En el caso de Morales nos situamos en la primera mitad del s. XVI, época de grandes innovaciones técnicas en el campo musical y de no menos importantes cambios en cuanto a la mentalidad y la consideración estética tanto de autores como de intérpretes. Hay que tener en cuenta, no obstante, la herencia directa de la producción anterior, i.e., la última etapa del s. XV, y para encuadrar del todo a nuestro compositor, habrá que tener presente que durante su vida no se había producido aún el giro contrarreformista de la Iglesia Católica en el Concilio de Trento (1545-1563).

Morales disfrutó de una gran fama no sólo en vida, sino que después fue parodiado por polifonistas españoles como Guerrero (que empieza su Liber Primus Missarum con una Misa basada en el atractivo motete de Morales Sancta et inmaculata) y Victoria (que utiliza el motete a 6 Iubilate Deo omnis terra en su Misa Gaudeamus), a nivel nacional, y por el mismísimo Palestrina, que en su Misa O sacrum convivium parodia el motete que le sirve de base, de igual nombre, de Cristóbal de Morales, siendo el único autor español a quien decide parodiar.

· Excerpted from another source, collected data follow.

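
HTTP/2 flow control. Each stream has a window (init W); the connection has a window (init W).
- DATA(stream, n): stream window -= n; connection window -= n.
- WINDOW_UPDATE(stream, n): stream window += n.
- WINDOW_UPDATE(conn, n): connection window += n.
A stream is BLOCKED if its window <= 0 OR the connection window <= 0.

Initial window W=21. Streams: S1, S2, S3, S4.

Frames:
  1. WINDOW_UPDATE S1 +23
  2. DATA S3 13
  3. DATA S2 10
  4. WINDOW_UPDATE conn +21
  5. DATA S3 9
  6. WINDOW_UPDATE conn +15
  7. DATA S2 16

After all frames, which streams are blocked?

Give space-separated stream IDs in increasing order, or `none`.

Answer: S2 S3

Derivation:
Op 1: conn=21 S1=44 S2=21 S3=21 S4=21 blocked=[]
Op 2: conn=8 S1=44 S2=21 S3=8 S4=21 blocked=[]
Op 3: conn=-2 S1=44 S2=11 S3=8 S4=21 blocked=[1, 2, 3, 4]
Op 4: conn=19 S1=44 S2=11 S3=8 S4=21 blocked=[]
Op 5: conn=10 S1=44 S2=11 S3=-1 S4=21 blocked=[3]
Op 6: conn=25 S1=44 S2=11 S3=-1 S4=21 blocked=[3]
Op 7: conn=9 S1=44 S2=-5 S3=-1 S4=21 blocked=[2, 3]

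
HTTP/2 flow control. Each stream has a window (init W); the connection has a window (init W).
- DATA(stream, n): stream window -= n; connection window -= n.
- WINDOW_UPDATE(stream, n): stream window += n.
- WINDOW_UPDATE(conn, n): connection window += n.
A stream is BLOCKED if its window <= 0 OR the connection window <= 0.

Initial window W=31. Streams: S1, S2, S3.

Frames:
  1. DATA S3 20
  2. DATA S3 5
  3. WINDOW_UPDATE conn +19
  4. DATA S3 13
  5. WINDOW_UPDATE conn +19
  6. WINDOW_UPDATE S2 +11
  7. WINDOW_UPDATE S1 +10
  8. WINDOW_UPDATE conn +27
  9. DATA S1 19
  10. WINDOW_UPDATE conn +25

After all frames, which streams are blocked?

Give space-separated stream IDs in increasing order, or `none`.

Answer: S3

Derivation:
Op 1: conn=11 S1=31 S2=31 S3=11 blocked=[]
Op 2: conn=6 S1=31 S2=31 S3=6 blocked=[]
Op 3: conn=25 S1=31 S2=31 S3=6 blocked=[]
Op 4: conn=12 S1=31 S2=31 S3=-7 blocked=[3]
Op 5: conn=31 S1=31 S2=31 S3=-7 blocked=[3]
Op 6: conn=31 S1=31 S2=42 S3=-7 blocked=[3]
Op 7: conn=31 S1=41 S2=42 S3=-7 blocked=[3]
Op 8: conn=58 S1=41 S2=42 S3=-7 blocked=[3]
Op 9: conn=39 S1=22 S2=42 S3=-7 blocked=[3]
Op 10: conn=64 S1=22 S2=42 S3=-7 blocked=[3]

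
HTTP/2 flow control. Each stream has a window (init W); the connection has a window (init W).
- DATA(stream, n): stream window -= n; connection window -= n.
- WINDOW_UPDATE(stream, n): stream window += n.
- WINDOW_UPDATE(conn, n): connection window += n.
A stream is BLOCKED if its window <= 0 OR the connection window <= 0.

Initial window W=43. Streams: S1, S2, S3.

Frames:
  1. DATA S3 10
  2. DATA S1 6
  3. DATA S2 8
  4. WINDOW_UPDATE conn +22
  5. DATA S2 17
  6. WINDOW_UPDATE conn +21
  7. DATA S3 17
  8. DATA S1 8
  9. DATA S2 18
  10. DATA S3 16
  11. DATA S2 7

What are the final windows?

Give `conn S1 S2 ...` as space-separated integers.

Answer: -21 29 -7 0

Derivation:
Op 1: conn=33 S1=43 S2=43 S3=33 blocked=[]
Op 2: conn=27 S1=37 S2=43 S3=33 blocked=[]
Op 3: conn=19 S1=37 S2=35 S3=33 blocked=[]
Op 4: conn=41 S1=37 S2=35 S3=33 blocked=[]
Op 5: conn=24 S1=37 S2=18 S3=33 blocked=[]
Op 6: conn=45 S1=37 S2=18 S3=33 blocked=[]
Op 7: conn=28 S1=37 S2=18 S3=16 blocked=[]
Op 8: conn=20 S1=29 S2=18 S3=16 blocked=[]
Op 9: conn=2 S1=29 S2=0 S3=16 blocked=[2]
Op 10: conn=-14 S1=29 S2=0 S3=0 blocked=[1, 2, 3]
Op 11: conn=-21 S1=29 S2=-7 S3=0 blocked=[1, 2, 3]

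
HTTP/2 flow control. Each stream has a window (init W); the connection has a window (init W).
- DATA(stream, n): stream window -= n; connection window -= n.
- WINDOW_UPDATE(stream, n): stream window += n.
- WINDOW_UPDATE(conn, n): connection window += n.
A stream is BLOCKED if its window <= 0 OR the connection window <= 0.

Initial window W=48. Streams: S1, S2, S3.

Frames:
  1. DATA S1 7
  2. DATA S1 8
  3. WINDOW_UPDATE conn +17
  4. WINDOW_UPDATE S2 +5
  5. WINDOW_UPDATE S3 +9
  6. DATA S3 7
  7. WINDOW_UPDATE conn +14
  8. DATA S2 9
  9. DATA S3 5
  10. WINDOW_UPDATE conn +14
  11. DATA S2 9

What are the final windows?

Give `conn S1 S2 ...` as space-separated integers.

Answer: 48 33 35 45

Derivation:
Op 1: conn=41 S1=41 S2=48 S3=48 blocked=[]
Op 2: conn=33 S1=33 S2=48 S3=48 blocked=[]
Op 3: conn=50 S1=33 S2=48 S3=48 blocked=[]
Op 4: conn=50 S1=33 S2=53 S3=48 blocked=[]
Op 5: conn=50 S1=33 S2=53 S3=57 blocked=[]
Op 6: conn=43 S1=33 S2=53 S3=50 blocked=[]
Op 7: conn=57 S1=33 S2=53 S3=50 blocked=[]
Op 8: conn=48 S1=33 S2=44 S3=50 blocked=[]
Op 9: conn=43 S1=33 S2=44 S3=45 blocked=[]
Op 10: conn=57 S1=33 S2=44 S3=45 blocked=[]
Op 11: conn=48 S1=33 S2=35 S3=45 blocked=[]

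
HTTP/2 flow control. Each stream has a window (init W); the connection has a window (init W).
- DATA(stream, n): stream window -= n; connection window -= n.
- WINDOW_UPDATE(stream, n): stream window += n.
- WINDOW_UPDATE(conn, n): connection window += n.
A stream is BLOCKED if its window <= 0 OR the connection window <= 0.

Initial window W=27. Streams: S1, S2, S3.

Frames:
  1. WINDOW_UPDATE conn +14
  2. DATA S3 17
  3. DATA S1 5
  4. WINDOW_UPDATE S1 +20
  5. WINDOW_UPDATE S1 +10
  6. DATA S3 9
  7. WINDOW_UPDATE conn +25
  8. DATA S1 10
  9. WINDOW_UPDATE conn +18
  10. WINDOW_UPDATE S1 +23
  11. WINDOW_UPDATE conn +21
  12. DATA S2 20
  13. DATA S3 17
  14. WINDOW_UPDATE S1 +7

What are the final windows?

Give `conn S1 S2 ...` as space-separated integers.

Answer: 27 72 7 -16

Derivation:
Op 1: conn=41 S1=27 S2=27 S3=27 blocked=[]
Op 2: conn=24 S1=27 S2=27 S3=10 blocked=[]
Op 3: conn=19 S1=22 S2=27 S3=10 blocked=[]
Op 4: conn=19 S1=42 S2=27 S3=10 blocked=[]
Op 5: conn=19 S1=52 S2=27 S3=10 blocked=[]
Op 6: conn=10 S1=52 S2=27 S3=1 blocked=[]
Op 7: conn=35 S1=52 S2=27 S3=1 blocked=[]
Op 8: conn=25 S1=42 S2=27 S3=1 blocked=[]
Op 9: conn=43 S1=42 S2=27 S3=1 blocked=[]
Op 10: conn=43 S1=65 S2=27 S3=1 blocked=[]
Op 11: conn=64 S1=65 S2=27 S3=1 blocked=[]
Op 12: conn=44 S1=65 S2=7 S3=1 blocked=[]
Op 13: conn=27 S1=65 S2=7 S3=-16 blocked=[3]
Op 14: conn=27 S1=72 S2=7 S3=-16 blocked=[3]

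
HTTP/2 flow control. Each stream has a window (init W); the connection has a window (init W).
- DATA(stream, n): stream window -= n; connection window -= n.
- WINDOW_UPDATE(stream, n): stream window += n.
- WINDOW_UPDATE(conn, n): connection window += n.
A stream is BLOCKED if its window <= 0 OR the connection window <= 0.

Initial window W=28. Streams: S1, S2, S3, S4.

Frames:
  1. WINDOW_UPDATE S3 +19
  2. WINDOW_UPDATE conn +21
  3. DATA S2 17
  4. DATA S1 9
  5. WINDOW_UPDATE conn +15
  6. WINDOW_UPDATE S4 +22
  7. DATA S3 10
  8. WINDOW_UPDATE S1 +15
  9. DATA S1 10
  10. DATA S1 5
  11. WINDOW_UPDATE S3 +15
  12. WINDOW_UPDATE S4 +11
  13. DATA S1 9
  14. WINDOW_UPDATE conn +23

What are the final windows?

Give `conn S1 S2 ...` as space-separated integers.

Answer: 27 10 11 52 61

Derivation:
Op 1: conn=28 S1=28 S2=28 S3=47 S4=28 blocked=[]
Op 2: conn=49 S1=28 S2=28 S3=47 S4=28 blocked=[]
Op 3: conn=32 S1=28 S2=11 S3=47 S4=28 blocked=[]
Op 4: conn=23 S1=19 S2=11 S3=47 S4=28 blocked=[]
Op 5: conn=38 S1=19 S2=11 S3=47 S4=28 blocked=[]
Op 6: conn=38 S1=19 S2=11 S3=47 S4=50 blocked=[]
Op 7: conn=28 S1=19 S2=11 S3=37 S4=50 blocked=[]
Op 8: conn=28 S1=34 S2=11 S3=37 S4=50 blocked=[]
Op 9: conn=18 S1=24 S2=11 S3=37 S4=50 blocked=[]
Op 10: conn=13 S1=19 S2=11 S3=37 S4=50 blocked=[]
Op 11: conn=13 S1=19 S2=11 S3=52 S4=50 blocked=[]
Op 12: conn=13 S1=19 S2=11 S3=52 S4=61 blocked=[]
Op 13: conn=4 S1=10 S2=11 S3=52 S4=61 blocked=[]
Op 14: conn=27 S1=10 S2=11 S3=52 S4=61 blocked=[]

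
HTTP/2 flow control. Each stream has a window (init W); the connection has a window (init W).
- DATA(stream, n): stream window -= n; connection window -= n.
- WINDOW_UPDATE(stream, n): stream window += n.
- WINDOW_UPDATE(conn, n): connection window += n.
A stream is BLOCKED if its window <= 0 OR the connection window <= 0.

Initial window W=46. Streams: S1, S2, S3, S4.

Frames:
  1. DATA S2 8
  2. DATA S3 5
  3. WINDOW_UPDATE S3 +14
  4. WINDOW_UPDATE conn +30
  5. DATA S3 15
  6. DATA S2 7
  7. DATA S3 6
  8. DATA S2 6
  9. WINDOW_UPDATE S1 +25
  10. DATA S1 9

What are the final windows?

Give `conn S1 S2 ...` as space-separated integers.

Answer: 20 62 25 34 46

Derivation:
Op 1: conn=38 S1=46 S2=38 S3=46 S4=46 blocked=[]
Op 2: conn=33 S1=46 S2=38 S3=41 S4=46 blocked=[]
Op 3: conn=33 S1=46 S2=38 S3=55 S4=46 blocked=[]
Op 4: conn=63 S1=46 S2=38 S3=55 S4=46 blocked=[]
Op 5: conn=48 S1=46 S2=38 S3=40 S4=46 blocked=[]
Op 6: conn=41 S1=46 S2=31 S3=40 S4=46 blocked=[]
Op 7: conn=35 S1=46 S2=31 S3=34 S4=46 blocked=[]
Op 8: conn=29 S1=46 S2=25 S3=34 S4=46 blocked=[]
Op 9: conn=29 S1=71 S2=25 S3=34 S4=46 blocked=[]
Op 10: conn=20 S1=62 S2=25 S3=34 S4=46 blocked=[]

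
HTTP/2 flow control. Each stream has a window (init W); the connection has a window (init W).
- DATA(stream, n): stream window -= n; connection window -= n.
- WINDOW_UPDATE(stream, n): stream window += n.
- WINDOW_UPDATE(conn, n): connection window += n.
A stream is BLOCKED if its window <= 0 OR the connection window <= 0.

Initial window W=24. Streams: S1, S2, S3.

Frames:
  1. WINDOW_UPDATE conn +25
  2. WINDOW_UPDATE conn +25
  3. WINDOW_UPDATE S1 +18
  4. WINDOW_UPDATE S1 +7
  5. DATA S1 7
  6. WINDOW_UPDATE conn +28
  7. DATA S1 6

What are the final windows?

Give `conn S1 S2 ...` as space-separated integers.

Answer: 89 36 24 24

Derivation:
Op 1: conn=49 S1=24 S2=24 S3=24 blocked=[]
Op 2: conn=74 S1=24 S2=24 S3=24 blocked=[]
Op 3: conn=74 S1=42 S2=24 S3=24 blocked=[]
Op 4: conn=74 S1=49 S2=24 S3=24 blocked=[]
Op 5: conn=67 S1=42 S2=24 S3=24 blocked=[]
Op 6: conn=95 S1=42 S2=24 S3=24 blocked=[]
Op 7: conn=89 S1=36 S2=24 S3=24 blocked=[]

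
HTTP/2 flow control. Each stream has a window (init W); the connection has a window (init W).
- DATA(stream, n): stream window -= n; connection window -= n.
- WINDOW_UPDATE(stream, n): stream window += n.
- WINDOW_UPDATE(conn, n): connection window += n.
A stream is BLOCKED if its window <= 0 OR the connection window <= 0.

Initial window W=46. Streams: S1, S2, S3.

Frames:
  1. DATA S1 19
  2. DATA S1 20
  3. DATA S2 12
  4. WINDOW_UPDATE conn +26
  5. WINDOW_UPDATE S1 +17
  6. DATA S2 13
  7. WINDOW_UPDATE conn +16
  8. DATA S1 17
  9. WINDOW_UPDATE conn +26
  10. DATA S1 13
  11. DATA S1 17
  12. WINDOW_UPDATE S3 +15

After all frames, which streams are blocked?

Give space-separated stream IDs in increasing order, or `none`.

Op 1: conn=27 S1=27 S2=46 S3=46 blocked=[]
Op 2: conn=7 S1=7 S2=46 S3=46 blocked=[]
Op 3: conn=-5 S1=7 S2=34 S3=46 blocked=[1, 2, 3]
Op 4: conn=21 S1=7 S2=34 S3=46 blocked=[]
Op 5: conn=21 S1=24 S2=34 S3=46 blocked=[]
Op 6: conn=8 S1=24 S2=21 S3=46 blocked=[]
Op 7: conn=24 S1=24 S2=21 S3=46 blocked=[]
Op 8: conn=7 S1=7 S2=21 S3=46 blocked=[]
Op 9: conn=33 S1=7 S2=21 S3=46 blocked=[]
Op 10: conn=20 S1=-6 S2=21 S3=46 blocked=[1]
Op 11: conn=3 S1=-23 S2=21 S3=46 blocked=[1]
Op 12: conn=3 S1=-23 S2=21 S3=61 blocked=[1]

Answer: S1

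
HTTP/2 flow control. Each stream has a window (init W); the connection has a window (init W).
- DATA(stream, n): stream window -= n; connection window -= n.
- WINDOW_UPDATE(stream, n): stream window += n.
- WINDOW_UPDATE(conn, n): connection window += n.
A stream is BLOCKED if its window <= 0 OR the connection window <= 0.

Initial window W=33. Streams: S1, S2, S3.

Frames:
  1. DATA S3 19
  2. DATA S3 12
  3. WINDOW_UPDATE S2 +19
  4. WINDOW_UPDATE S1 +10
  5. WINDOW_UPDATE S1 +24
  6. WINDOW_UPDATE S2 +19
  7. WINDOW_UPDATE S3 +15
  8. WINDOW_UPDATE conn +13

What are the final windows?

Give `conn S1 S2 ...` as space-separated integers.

Op 1: conn=14 S1=33 S2=33 S3=14 blocked=[]
Op 2: conn=2 S1=33 S2=33 S3=2 blocked=[]
Op 3: conn=2 S1=33 S2=52 S3=2 blocked=[]
Op 4: conn=2 S1=43 S2=52 S3=2 blocked=[]
Op 5: conn=2 S1=67 S2=52 S3=2 blocked=[]
Op 6: conn=2 S1=67 S2=71 S3=2 blocked=[]
Op 7: conn=2 S1=67 S2=71 S3=17 blocked=[]
Op 8: conn=15 S1=67 S2=71 S3=17 blocked=[]

Answer: 15 67 71 17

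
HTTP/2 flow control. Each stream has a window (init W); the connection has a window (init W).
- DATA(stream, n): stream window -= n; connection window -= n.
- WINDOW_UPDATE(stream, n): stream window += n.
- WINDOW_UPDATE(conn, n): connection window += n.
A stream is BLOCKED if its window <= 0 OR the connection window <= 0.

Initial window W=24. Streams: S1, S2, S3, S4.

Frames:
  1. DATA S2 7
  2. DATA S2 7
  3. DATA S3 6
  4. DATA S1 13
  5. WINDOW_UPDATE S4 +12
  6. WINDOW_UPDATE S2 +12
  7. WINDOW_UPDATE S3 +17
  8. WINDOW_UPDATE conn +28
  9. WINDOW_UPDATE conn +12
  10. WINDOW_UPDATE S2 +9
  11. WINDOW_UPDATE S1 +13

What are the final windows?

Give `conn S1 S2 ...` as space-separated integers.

Answer: 31 24 31 35 36

Derivation:
Op 1: conn=17 S1=24 S2=17 S3=24 S4=24 blocked=[]
Op 2: conn=10 S1=24 S2=10 S3=24 S4=24 blocked=[]
Op 3: conn=4 S1=24 S2=10 S3=18 S4=24 blocked=[]
Op 4: conn=-9 S1=11 S2=10 S3=18 S4=24 blocked=[1, 2, 3, 4]
Op 5: conn=-9 S1=11 S2=10 S3=18 S4=36 blocked=[1, 2, 3, 4]
Op 6: conn=-9 S1=11 S2=22 S3=18 S4=36 blocked=[1, 2, 3, 4]
Op 7: conn=-9 S1=11 S2=22 S3=35 S4=36 blocked=[1, 2, 3, 4]
Op 8: conn=19 S1=11 S2=22 S3=35 S4=36 blocked=[]
Op 9: conn=31 S1=11 S2=22 S3=35 S4=36 blocked=[]
Op 10: conn=31 S1=11 S2=31 S3=35 S4=36 blocked=[]
Op 11: conn=31 S1=24 S2=31 S3=35 S4=36 blocked=[]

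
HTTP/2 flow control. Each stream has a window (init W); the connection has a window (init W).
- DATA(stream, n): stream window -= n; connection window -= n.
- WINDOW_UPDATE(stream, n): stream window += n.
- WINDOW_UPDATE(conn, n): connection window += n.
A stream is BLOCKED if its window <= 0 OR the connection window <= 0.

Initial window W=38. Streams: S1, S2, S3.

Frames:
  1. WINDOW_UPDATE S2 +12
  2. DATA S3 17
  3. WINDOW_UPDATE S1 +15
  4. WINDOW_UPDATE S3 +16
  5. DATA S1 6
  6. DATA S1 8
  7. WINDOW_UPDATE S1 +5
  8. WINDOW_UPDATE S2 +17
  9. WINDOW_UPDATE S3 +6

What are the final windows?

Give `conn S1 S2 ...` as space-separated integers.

Op 1: conn=38 S1=38 S2=50 S3=38 blocked=[]
Op 2: conn=21 S1=38 S2=50 S3=21 blocked=[]
Op 3: conn=21 S1=53 S2=50 S3=21 blocked=[]
Op 4: conn=21 S1=53 S2=50 S3=37 blocked=[]
Op 5: conn=15 S1=47 S2=50 S3=37 blocked=[]
Op 6: conn=7 S1=39 S2=50 S3=37 blocked=[]
Op 7: conn=7 S1=44 S2=50 S3=37 blocked=[]
Op 8: conn=7 S1=44 S2=67 S3=37 blocked=[]
Op 9: conn=7 S1=44 S2=67 S3=43 blocked=[]

Answer: 7 44 67 43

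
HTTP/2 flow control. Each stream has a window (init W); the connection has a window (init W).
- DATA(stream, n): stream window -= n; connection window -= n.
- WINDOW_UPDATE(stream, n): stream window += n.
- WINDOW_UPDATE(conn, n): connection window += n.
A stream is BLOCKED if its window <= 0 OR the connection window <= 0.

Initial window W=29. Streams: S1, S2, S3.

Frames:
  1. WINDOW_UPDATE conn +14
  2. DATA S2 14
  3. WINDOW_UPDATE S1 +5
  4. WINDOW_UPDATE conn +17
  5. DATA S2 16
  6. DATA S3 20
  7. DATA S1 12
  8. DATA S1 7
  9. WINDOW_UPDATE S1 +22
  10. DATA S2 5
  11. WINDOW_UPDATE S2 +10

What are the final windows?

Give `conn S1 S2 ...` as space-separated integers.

Op 1: conn=43 S1=29 S2=29 S3=29 blocked=[]
Op 2: conn=29 S1=29 S2=15 S3=29 blocked=[]
Op 3: conn=29 S1=34 S2=15 S3=29 blocked=[]
Op 4: conn=46 S1=34 S2=15 S3=29 blocked=[]
Op 5: conn=30 S1=34 S2=-1 S3=29 blocked=[2]
Op 6: conn=10 S1=34 S2=-1 S3=9 blocked=[2]
Op 7: conn=-2 S1=22 S2=-1 S3=9 blocked=[1, 2, 3]
Op 8: conn=-9 S1=15 S2=-1 S3=9 blocked=[1, 2, 3]
Op 9: conn=-9 S1=37 S2=-1 S3=9 blocked=[1, 2, 3]
Op 10: conn=-14 S1=37 S2=-6 S3=9 blocked=[1, 2, 3]
Op 11: conn=-14 S1=37 S2=4 S3=9 blocked=[1, 2, 3]

Answer: -14 37 4 9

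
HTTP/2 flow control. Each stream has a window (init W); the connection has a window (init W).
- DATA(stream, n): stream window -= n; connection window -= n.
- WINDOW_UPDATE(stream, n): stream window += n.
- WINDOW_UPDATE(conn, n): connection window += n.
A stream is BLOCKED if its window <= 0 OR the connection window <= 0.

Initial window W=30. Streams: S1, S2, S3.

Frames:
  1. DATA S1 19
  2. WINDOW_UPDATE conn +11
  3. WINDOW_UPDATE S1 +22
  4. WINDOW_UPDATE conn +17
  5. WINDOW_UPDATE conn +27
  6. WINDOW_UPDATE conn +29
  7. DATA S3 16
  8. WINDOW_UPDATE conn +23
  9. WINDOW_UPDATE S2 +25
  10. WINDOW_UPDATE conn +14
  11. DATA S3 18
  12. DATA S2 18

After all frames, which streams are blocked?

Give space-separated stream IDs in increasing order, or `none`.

Answer: S3

Derivation:
Op 1: conn=11 S1=11 S2=30 S3=30 blocked=[]
Op 2: conn=22 S1=11 S2=30 S3=30 blocked=[]
Op 3: conn=22 S1=33 S2=30 S3=30 blocked=[]
Op 4: conn=39 S1=33 S2=30 S3=30 blocked=[]
Op 5: conn=66 S1=33 S2=30 S3=30 blocked=[]
Op 6: conn=95 S1=33 S2=30 S3=30 blocked=[]
Op 7: conn=79 S1=33 S2=30 S3=14 blocked=[]
Op 8: conn=102 S1=33 S2=30 S3=14 blocked=[]
Op 9: conn=102 S1=33 S2=55 S3=14 blocked=[]
Op 10: conn=116 S1=33 S2=55 S3=14 blocked=[]
Op 11: conn=98 S1=33 S2=55 S3=-4 blocked=[3]
Op 12: conn=80 S1=33 S2=37 S3=-4 blocked=[3]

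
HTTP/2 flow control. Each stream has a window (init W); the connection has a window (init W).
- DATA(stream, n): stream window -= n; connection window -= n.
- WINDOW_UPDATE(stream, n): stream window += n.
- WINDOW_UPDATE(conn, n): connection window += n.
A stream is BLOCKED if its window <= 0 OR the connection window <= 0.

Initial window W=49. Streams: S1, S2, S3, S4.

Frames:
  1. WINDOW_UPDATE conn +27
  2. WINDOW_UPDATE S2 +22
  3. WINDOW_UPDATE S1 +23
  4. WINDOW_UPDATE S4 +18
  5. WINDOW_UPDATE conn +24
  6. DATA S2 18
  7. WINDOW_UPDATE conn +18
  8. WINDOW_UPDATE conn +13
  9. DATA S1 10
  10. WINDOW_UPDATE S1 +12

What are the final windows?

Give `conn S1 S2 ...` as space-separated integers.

Answer: 103 74 53 49 67

Derivation:
Op 1: conn=76 S1=49 S2=49 S3=49 S4=49 blocked=[]
Op 2: conn=76 S1=49 S2=71 S3=49 S4=49 blocked=[]
Op 3: conn=76 S1=72 S2=71 S3=49 S4=49 blocked=[]
Op 4: conn=76 S1=72 S2=71 S3=49 S4=67 blocked=[]
Op 5: conn=100 S1=72 S2=71 S3=49 S4=67 blocked=[]
Op 6: conn=82 S1=72 S2=53 S3=49 S4=67 blocked=[]
Op 7: conn=100 S1=72 S2=53 S3=49 S4=67 blocked=[]
Op 8: conn=113 S1=72 S2=53 S3=49 S4=67 blocked=[]
Op 9: conn=103 S1=62 S2=53 S3=49 S4=67 blocked=[]
Op 10: conn=103 S1=74 S2=53 S3=49 S4=67 blocked=[]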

Más la fama de nuestro querido polifonista hispalense no se constriñe a nuestras fronteras. Citemos tan sólo de forma sumaria la presencia de sus obras en diversas catedrales e iglesias del "Nuevo Mundo" (Cuzco, México…) y en Europa, aun cuando habían transcurrido muchos años después de su muerte (no corrió la misma suerte el maestro abulense Tomás Luis de Victoria, cuyo olvido acaeció poco después del descenso de sus restos al sepulcro). Multitud de ediciones en imprentas europeas (Venecia, Nuremberg, Lovaina… lo confirman).

Como decía al principio, el recuerdo de este maestro nos retrotrae a nuestro propio pasado musical. En efecto, Morales fue maestro de capilla de la Iglesia Catedral "Santa María de la Encarnación" de Málaga. Fueron años difíciles, agravados por la precaria situación que venía arrastrando la capilla musical de entonces, en el contexto de una Iglesia muy joven. Pese a ser el maestro más célebre que haya podido tener nuestra entrañable Iglesia Catedral, nunca, ni en vida ni después, se le ha tratado como tal. Más honor se le tributó al maestro Guerrero, que, aunque aprobó las oposiciones al magisterio malacitano, no utilizó este puesto (en el que no se llegó a estrenar) sino como un trampolín en una carrera que culminaría en una de las sedes más poderosas de España: la de Sevilla. Las escasas obras que se conservan en el archivo de la Catedral, sólo una, y el recuerdo poco agradecido que se ha tenido para con él, nos debería interpelar para hacer un acto de desagravio con esta señera figura que forma parte de nuestra herencia musical más directa.